Eliminating China's Entrance Exams Stirs Debate
From December 1993 East Texas Mensa SpectruM
After the Cultural Revolution, many Chinese cities started Key Middle Schools, with the best teachers possible, in order to prepare the brightest students for college. Entrance exams for these schools were a junior version of college entrance exams, and the schools were often boarding schools to accomodate students across town or from rural areas.
China is not Japan. Elites are frowned upon in China. By 1986 the pendulum began to swing the other way, with emphasis on meeting almost all students' needs in neighborhood schools. In 1990 five schools in Shenyang eliminated the exams and stirred an uproar from parents who thought their children would be attending inferior schools. Weak schools were improved by transferring new teachers from other schools, inviting retired teachers back, and with bright new college graduates. Teachers were encouraged to teach not only the top few students, but all of them. Soon the reforms spread to Shanghai, Tianjin, Wuhan and Urumqi. The capitol, Beijing, followed suit this year. Parents have protested and written to the newspapers to no avail.
Is excellence no longer a goal? Actually, Key Schools still exist, there just aren't as many of them, and only very outstanding students go to them. Selection is by recommendation, and teachers are sometimes pressured for recommendations. Most students will go to school close to home and have more time for hobbies and family activities. Boarding school students at high schools only got to go home for holidays under the old school system. Even kindergarten students spend the night at school four or five nights a week if their city parents' jobs prevent easy transportation at night.

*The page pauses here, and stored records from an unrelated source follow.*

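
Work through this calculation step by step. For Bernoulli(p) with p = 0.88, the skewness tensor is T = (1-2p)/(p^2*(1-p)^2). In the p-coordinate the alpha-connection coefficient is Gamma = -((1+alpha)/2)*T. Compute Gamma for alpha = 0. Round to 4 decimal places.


Skewness (Amari-Chentsov) tensor: T = (1-2p)/(p^2*(1-p)^2).
p = 0.88, 1-2p = -0.76, p^2 = 0.7744, (1-p)^2 = 0.0144.
T = -0.76/(0.7744 * 0.0144) = -68.153122.
In the p-coordinate, Gamma^(alpha) = Gamma^(0) - (alpha/2)*T with Gamma^(0) = (1/2)*g'(p) = -T/2,
so Gamma^(alpha) = -((1+alpha)/2)*T.
alpha = 0, -(1+alpha)/2 = -0.5.
Gamma = -0.5 * -68.153122 = 34.0766

34.0766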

Education and family relations in China should be studied very closely not just by sociologists, but by futurists interested in the effects of sudden drastic changes in family size. The present reforms provide more family time for families who only have one child. The gradual drop in western family size has obscurred many effects in family size. We have vague debates about family values, knowing that things are different, but not able to understand why. Student exchange programs such as promoted by Rotary Clubs and others are very good at helping kids learn about other cultures. China doesn't allow Rotary yet, and doesn't participate in student exchange either, as far as I know.

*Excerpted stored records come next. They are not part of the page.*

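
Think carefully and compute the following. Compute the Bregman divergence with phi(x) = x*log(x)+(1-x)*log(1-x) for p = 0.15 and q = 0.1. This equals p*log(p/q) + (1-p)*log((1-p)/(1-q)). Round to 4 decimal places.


Bregman divergence with negative entropy generator:
D = p*log(p/q) + (1-p)*log((1-p)/(1-q)).
p = 0.15, q = 0.1.
p*log(p/q) = 0.15*log(0.15/0.1) = 0.06082.
(1-p)*log((1-p)/(1-q)) = 0.85*log(0.85/0.9) = -0.048585.
D = 0.06082 + -0.048585 = 0.0122

0.0122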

Some see China as bad partly because of the legacy of the Korean War, but the Chinese provide better conditions for the poor than most other Asian countries. Their schools have had a strong British influence in old lecture styles. American ideas seem to be gaining in influence in education. Let's hope that the idea of Gifted Education can regain some of the ground it seems to be losing at the present time. The present neighborhood school plan has a lot of benefits, but population density is high enough to have a gifted program in every school. Conformist pressure in China is very high; creativity will be unlikely to blossom without special Gifted Children programs.